Our use of ordinary desktop applications (email, Web, calendars, etc) is often a manifestation of the activities with which we are engaged. Planning a conference trip involves visits to airline and hotel sites, travel expense forms, etc. Renovating a kitchen involves sketches, product specifications, email with the architect, spreadsheets for tracking expenses, etc. Every enterprise has (often implicit) processes for managing customer queries, requesting maintenance, hiring someone, and so forth. Unfortunately, ordinary desktop applications don't know anything about these activities. Within an enterprise, it may be possible to coerce people to use a specialized workflow system to execute some processes; for example, customer relationship management systems ensure that customer queries are handled properly. But most activities exist entirely in our heads, forcing us to rely on crude techniques such as manual search, file directories, and email folders/threads to remember which documents and data are associated with which activities.

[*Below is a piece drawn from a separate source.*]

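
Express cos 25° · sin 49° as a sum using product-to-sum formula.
cos 25° sin 49° = (1/2)[sin(25°+49°) - sin(25°-49°)]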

In this talk, I describe techniques for automatically discovering and tracking activities in email. A common theme is the use of machine learning to generalize over previous activities. First, I discuss highly structured activities such as e-commerce transactions. A consumer purchasing an item may receive email messages confirming the order, warning of a delay, and then a shipment notification. Existing email clients do not understand this structure, so users must manage their transactions by sifting through lists of messages. As a step toward providing high-level support for structured activities, I consider the problem of automatically learning an activity's structure. I formalize activities as finite-state automata (where states correspond to the status of the process, and transitions represent messages sent between participants), and propose several unsupervised machine learning algorithms in this context.
Second, I discuss less structured activities such as organizing meetings or collaboratively editing documents. I describe machine learning approaches to activity discovery (ie, grouping messages according to activities) and semantic message analysis (ie, extracting metadata about how messages within an activity relate to one another and to the activity progress). Our key innovation compared to related work is that we exploit the relational structure of these two activities. Instead of attacking these two problems separately, in our synergistic collective classification approach, activity identification is used to assist semantic analysis, and vice versa.